Staring into his eyes, I see his final scene. He was climbing over the top and began running as fast and as far towards the enemy as he could get. Yet there is only so far a young boy of his age could go without needing to catch his breath.

He stopped … yet in those few seconds he forgot where he was, he forgot to keep low and out of sight. Rounds were fired, catching and ripping at his stomach. One ripped away his cheek on the right side. His fatal blow was a shot to the heart… he froze, fell to his knees, realizing this was his final scene. Just before his sight died there was a small wave of white, cheers from one side and silence from the other, yet no shots were fired from that point on. The memory fades and I see the ghost once more.

I realize he is still wearing his uniform of damp brown, not damp with water but damp with blood causing it to stick to his body. The hole in his clothing and chest, the trench coat to large for someone so young, his boots are torn and falling apart. He holds in his right hand the number 8, his first weapon handed to his by his officer, the weapon he fought and died with.

He approaches closer. I notice he’s quiet. The only noise is one of his boots dragging, the same noise I heard the first time the ghost appeared. The poor young boy is slouched with nothing but sadness in his movement, slow and carelessly walking, blood still flowing out of his chest.

He grabs my wrist, not violently but softly, almost like a plea for the peace he never lived in. It makes you feel cold and lose all happiness, almost making you feel how he felt and feels, lost and alone. He tightened his grip around my wrist slightly, tears in his eyes yet not crying, making me feel like he was begging for my help. I stood there crying out “Im sorry but I can’t change anything, im sorry your dead and that you lost your time.” His grip loosened and eventually dropped.

He yet again came closer. His breath was even colder than his touch. It smelt of blood and metal as well as the mouldy bread with maggots in that he ate before his death.

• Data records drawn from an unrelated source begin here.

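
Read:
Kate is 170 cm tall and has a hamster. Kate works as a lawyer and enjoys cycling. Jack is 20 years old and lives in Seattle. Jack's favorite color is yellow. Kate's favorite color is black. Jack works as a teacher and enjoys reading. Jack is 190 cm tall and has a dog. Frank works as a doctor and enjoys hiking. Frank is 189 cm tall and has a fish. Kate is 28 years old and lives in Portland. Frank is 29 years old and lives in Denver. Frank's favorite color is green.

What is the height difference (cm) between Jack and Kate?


|190 - 170| = 20

20


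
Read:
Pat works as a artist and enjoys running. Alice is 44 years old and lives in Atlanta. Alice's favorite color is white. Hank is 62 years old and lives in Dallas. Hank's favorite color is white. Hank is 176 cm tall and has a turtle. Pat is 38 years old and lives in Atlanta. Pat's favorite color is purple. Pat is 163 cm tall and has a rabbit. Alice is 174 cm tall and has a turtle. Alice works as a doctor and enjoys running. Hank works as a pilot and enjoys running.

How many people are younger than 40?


Filter: 1

1


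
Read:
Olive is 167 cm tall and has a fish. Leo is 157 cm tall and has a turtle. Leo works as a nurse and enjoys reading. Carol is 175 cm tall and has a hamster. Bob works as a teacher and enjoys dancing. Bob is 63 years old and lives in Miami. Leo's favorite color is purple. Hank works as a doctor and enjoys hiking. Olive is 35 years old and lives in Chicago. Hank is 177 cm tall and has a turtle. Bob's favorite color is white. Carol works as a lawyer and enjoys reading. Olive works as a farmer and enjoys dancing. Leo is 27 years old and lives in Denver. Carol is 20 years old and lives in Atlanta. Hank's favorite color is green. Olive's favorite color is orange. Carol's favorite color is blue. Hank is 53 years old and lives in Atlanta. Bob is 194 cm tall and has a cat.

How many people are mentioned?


People: Leo, Hank, Carol, Bob, Olive. Count = 5

5


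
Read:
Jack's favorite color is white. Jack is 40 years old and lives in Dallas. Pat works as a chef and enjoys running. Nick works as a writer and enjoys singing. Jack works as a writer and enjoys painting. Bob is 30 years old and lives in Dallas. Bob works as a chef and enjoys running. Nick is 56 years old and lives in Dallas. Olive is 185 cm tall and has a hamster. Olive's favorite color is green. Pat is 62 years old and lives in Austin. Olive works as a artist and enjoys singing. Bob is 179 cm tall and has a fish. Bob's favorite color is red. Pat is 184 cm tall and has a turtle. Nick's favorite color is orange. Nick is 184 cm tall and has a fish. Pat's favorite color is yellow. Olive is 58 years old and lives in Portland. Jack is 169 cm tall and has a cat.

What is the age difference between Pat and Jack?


|62 - 40| = 22

22


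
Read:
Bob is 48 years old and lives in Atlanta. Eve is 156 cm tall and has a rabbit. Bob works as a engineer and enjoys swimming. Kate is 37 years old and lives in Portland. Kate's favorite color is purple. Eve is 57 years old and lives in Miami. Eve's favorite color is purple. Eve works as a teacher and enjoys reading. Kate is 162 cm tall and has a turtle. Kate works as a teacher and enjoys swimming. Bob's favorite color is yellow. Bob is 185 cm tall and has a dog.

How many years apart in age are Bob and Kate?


48 vs 37, diff = 11

11


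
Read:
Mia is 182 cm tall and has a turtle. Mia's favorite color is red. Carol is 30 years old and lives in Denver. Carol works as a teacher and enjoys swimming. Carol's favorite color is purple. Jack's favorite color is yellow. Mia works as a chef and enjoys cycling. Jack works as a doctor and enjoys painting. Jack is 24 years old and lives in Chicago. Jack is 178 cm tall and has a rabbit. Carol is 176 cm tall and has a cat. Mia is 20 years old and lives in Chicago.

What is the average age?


Sum=74, n=3, avg=24.67

24.67


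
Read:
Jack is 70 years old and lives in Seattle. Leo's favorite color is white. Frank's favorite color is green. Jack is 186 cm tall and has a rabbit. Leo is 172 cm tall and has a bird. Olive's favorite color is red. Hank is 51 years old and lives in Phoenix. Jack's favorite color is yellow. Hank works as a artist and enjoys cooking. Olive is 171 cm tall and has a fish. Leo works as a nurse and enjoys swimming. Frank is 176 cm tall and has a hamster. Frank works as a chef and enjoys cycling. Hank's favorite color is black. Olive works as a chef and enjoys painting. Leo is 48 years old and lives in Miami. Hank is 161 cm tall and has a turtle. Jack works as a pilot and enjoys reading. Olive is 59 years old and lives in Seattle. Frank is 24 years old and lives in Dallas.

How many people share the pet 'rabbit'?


Count: 1

1


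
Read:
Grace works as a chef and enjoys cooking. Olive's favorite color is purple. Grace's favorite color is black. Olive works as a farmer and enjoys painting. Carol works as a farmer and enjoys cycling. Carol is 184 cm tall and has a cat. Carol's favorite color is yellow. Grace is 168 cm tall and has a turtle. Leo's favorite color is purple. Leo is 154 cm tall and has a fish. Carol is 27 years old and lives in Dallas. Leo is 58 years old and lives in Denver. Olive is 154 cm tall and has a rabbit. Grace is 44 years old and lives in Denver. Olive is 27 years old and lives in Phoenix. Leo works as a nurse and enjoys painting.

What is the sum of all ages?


27+44+27+58 = 156

156


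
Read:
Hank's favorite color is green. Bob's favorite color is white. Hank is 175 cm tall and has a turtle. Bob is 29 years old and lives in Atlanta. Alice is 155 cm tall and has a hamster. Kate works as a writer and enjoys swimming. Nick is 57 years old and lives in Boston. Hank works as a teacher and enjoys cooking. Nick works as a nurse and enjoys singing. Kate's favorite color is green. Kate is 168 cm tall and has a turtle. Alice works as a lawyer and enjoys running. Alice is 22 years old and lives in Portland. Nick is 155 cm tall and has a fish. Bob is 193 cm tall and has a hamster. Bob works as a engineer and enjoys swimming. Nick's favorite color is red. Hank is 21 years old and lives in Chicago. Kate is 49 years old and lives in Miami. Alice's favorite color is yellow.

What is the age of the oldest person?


Oldest: Nick at 57

57


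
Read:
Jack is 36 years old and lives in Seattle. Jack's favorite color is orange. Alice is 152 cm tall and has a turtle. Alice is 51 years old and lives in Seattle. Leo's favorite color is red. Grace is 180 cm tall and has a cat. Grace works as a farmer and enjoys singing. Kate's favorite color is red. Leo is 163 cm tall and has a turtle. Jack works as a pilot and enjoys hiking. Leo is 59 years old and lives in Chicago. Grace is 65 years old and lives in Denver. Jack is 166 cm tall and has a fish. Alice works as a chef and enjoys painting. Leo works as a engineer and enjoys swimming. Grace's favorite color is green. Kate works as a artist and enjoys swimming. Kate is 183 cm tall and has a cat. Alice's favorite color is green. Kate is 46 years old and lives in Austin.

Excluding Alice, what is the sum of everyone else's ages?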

His breath was damp with the tears he had cried in that battle and was shallow from the effort he put in his last run on the earth and soil he fought and lived on.

He spoke… his voice was no more than a whisper saying “just make sure the past does not repeat itself or you will lose all that’s dear to you, family, friends…” He paused and looked in his left hand. Enclosed was a necklace with only one charm, a gold heart. Inside was a picture of a young girl, “… and loved ones” tears strolled from his eyes “I loved her and because of that war … I lost her!”

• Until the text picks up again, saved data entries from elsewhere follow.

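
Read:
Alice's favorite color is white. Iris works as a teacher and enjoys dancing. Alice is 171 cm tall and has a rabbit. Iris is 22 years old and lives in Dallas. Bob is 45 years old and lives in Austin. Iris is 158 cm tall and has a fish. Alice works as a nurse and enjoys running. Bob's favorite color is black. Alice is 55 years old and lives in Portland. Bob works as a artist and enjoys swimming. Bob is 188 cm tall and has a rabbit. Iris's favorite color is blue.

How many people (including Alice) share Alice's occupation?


Alice is a nurse. Count = 1

1


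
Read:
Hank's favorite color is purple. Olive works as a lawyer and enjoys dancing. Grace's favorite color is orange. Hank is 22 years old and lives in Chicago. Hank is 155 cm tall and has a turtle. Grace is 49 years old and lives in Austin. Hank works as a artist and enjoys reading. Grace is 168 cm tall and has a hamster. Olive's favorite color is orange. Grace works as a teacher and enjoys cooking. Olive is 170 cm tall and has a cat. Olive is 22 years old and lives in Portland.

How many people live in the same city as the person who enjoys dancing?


Person with hobby dancing is Olive, city Portland. Count = 1

1


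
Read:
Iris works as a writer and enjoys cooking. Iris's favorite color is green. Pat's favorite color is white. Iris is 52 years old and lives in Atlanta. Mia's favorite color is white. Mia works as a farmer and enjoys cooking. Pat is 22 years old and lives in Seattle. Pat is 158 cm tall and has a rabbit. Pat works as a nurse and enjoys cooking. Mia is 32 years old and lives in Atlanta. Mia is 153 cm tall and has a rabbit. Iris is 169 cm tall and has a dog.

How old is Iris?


Iris is 52 years old

52


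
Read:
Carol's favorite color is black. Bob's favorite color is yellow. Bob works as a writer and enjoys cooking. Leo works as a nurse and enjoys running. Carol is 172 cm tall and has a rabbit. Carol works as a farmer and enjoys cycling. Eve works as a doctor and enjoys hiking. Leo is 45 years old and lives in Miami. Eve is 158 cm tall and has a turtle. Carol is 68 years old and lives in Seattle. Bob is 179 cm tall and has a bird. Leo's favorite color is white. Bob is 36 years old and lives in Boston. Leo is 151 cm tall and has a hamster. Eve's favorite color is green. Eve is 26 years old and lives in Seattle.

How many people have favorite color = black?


Count: 1

1


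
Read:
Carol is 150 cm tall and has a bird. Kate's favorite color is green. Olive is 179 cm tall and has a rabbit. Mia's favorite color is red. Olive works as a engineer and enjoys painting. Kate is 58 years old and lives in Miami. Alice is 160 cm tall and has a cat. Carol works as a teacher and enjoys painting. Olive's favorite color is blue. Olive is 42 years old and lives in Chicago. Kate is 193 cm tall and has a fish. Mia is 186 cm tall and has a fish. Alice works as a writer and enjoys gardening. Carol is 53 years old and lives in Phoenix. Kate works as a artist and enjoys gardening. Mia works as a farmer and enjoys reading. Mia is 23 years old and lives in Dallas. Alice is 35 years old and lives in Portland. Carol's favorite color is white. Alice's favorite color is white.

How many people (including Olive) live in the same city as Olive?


Olive lives in Chicago. Count = 1

1


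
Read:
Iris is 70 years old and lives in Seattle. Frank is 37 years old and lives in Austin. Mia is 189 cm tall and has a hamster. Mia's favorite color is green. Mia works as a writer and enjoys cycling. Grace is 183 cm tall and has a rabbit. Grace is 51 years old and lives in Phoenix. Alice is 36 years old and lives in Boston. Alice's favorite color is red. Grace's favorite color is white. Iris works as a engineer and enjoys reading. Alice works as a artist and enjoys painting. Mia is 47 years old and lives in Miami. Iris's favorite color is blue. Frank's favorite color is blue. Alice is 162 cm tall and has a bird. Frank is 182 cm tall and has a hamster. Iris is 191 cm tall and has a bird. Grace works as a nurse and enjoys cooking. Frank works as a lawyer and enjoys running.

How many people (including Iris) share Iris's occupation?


Iris is a engineer. Count = 1

1


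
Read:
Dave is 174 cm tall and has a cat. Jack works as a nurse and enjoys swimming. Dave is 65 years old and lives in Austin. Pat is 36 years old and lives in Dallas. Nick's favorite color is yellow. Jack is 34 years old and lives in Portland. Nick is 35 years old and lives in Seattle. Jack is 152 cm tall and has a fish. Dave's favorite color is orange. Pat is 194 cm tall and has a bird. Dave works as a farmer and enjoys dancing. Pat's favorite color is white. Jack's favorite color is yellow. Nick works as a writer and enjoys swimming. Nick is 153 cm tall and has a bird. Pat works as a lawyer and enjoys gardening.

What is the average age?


Sum=170, n=4, avg=42.5

42.5


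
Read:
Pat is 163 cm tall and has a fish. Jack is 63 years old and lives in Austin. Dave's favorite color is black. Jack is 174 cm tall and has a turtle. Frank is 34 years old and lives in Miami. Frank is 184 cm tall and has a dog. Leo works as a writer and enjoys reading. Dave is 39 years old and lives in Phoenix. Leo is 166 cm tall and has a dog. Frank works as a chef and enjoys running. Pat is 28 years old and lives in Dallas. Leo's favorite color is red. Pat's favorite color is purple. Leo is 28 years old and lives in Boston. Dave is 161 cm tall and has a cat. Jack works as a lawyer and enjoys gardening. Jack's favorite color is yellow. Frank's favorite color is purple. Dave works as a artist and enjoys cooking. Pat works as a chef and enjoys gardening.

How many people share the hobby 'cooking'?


Count: 1

1


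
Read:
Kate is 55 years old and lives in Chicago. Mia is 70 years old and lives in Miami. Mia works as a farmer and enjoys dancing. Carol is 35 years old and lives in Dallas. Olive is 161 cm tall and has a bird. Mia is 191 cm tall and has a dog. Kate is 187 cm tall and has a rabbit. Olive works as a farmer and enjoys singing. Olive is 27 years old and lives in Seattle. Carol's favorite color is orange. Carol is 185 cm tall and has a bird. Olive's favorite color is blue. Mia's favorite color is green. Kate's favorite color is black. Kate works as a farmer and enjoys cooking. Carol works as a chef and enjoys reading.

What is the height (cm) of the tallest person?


Tallest: Mia at 191 cm

191


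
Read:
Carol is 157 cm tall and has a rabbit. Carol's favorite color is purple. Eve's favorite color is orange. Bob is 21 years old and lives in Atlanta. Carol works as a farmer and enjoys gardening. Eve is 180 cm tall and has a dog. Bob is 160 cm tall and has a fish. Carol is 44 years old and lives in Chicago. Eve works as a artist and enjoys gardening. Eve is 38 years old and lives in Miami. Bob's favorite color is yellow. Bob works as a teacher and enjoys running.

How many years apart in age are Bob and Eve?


21 vs 38, diff = 17

17


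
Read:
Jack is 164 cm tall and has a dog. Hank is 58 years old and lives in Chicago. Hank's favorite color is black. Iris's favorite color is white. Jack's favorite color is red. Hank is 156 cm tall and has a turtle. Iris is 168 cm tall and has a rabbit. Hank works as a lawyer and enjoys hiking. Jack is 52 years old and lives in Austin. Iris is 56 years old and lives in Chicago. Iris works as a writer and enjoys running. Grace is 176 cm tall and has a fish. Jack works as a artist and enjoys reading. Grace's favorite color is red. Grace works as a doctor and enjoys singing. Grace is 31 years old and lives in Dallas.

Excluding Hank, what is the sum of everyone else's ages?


Sum (excluding Hank): 139

139


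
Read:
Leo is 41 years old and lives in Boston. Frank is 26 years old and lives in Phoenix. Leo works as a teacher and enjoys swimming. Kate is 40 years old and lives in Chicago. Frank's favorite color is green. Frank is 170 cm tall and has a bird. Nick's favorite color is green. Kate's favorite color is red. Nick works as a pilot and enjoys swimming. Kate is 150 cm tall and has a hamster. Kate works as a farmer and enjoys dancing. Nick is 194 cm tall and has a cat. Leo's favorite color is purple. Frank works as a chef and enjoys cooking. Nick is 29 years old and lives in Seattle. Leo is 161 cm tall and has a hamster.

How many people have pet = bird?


Count: 1

1


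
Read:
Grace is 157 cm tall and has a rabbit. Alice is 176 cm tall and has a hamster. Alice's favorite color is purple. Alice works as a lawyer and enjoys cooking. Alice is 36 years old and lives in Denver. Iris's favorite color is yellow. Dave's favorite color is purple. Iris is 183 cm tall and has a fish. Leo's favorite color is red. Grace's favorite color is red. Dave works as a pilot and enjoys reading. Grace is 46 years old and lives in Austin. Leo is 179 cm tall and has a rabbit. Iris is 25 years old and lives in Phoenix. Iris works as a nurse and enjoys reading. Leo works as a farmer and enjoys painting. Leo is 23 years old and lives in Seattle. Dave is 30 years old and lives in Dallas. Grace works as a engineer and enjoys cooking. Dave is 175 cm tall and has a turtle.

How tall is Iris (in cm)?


Iris is 183 cm tall

183


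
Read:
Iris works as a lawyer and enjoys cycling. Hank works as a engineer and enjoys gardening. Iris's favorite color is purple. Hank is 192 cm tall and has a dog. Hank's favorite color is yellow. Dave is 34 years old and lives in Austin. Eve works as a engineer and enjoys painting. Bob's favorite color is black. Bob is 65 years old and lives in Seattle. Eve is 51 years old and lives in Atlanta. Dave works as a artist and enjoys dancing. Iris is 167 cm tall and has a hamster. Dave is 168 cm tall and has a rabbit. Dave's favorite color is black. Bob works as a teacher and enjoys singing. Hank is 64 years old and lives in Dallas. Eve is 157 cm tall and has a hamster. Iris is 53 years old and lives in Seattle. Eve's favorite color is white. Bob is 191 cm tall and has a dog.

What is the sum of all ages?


53+34+51+65+64 = 267

267


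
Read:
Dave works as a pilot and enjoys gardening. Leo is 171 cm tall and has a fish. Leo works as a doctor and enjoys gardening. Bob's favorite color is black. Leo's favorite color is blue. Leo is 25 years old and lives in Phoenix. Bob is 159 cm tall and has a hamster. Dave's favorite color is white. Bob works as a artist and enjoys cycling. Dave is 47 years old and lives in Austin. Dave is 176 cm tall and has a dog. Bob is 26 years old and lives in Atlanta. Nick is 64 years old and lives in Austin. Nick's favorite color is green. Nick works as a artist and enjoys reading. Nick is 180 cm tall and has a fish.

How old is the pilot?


The pilot is Dave, age 47

47


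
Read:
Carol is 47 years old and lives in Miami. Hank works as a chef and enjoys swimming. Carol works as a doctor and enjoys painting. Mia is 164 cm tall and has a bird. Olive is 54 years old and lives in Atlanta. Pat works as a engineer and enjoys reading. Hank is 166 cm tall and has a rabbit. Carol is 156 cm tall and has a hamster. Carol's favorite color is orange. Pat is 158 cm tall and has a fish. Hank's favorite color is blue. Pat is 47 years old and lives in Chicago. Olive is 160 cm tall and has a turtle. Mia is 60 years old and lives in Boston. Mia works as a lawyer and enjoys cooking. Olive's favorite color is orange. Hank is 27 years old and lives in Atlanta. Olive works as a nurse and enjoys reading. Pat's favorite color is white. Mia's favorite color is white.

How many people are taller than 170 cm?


Taller than 170: 0

0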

The clock struck eleven thirty. He only spoke once more and he said “Do not let the past repeat itself.” To which I said “I will do all I can to prevent it”. With that he left, fading before my eyes. The lights came back on.

The night continued as normal from then on and I swore to myself I’d stick by my word. I would do my best to prevent the past from repeating itself ever again.

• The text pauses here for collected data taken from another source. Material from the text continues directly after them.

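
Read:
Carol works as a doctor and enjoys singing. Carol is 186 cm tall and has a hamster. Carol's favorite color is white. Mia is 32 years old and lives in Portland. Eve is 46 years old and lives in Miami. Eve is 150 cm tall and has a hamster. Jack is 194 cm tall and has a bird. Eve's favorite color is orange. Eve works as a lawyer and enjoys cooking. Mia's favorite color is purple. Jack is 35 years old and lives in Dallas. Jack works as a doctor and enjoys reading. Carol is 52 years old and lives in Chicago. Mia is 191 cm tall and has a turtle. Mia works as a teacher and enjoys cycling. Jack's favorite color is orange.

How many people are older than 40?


Filter: 2

2


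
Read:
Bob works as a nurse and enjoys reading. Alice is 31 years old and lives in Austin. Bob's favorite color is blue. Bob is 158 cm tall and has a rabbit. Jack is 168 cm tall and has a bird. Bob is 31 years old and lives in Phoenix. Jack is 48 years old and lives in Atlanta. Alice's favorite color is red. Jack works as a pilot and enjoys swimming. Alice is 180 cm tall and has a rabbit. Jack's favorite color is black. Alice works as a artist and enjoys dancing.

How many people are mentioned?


People: Jack, Bob, Alice. Count = 3

3


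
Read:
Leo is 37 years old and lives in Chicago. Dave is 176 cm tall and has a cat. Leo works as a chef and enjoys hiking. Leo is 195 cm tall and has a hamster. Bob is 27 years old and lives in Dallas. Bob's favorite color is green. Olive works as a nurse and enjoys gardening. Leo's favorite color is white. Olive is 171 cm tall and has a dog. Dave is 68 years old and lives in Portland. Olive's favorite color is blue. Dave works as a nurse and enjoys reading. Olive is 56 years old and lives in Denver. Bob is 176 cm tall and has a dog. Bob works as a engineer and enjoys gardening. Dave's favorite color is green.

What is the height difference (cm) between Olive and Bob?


|171 - 176| = 5

5


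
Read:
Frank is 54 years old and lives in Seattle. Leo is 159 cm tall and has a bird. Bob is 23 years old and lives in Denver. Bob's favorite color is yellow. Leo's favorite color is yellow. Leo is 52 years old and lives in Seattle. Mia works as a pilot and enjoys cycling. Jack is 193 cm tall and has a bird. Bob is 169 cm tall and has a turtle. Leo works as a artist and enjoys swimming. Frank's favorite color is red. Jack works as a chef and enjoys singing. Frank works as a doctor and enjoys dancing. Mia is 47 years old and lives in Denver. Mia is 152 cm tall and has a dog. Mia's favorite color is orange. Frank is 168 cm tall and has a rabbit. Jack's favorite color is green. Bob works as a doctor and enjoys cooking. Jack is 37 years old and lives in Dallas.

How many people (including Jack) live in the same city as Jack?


Jack lives in Dallas. Count = 1

1


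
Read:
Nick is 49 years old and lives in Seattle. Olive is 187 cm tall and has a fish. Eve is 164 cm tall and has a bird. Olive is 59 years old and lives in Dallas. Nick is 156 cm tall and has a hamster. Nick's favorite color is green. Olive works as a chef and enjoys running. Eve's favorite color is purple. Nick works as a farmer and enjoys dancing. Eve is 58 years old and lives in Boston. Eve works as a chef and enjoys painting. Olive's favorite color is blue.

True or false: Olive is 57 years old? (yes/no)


Olive is actually 59. no

no


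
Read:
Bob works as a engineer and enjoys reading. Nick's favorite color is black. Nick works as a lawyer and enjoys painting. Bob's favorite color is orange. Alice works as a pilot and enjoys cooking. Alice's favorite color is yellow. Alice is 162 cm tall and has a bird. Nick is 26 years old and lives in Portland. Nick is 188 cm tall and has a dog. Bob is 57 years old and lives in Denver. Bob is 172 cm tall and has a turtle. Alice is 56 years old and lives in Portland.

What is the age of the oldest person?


Oldest: Bob at 57

57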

So, my dear boy, this was the story of the young soldier and sadly, George, the tale is true and your father will say the same, because as his father I have passed it down so future generations of our family will give the warning the young boy gave to me and I do my best to stop what may start again.” So the grandfather finished telling the tale of the young boy to his grandson George. The young boy said to the grandfather “Granddad did you ever find out who V.C stood for?”

The granddad replied saying “Yes, I did. It stood for Victoria Cresent who I went to go see. She was one hundred and three years old. I spoke to her about the drawing. It turns out she had painted it for her lover who went to war and never came back. The flowers were actually poppies. She asked why I was so interested and I told her and you’ll never guess what?”

George replied “what??”

“That lady’s love was the same boy I met that night and her knowing he’s never let go of that necklace left her at peace. It was as if she lived only long enough to hear of him once more, so she passed away happy and dreaming of him.”

The grandfather would never get to tell that story again yet in many ways he would as George passed it on to his son and that son passed it on to his and so life went on forever with the tale of the young boy being told.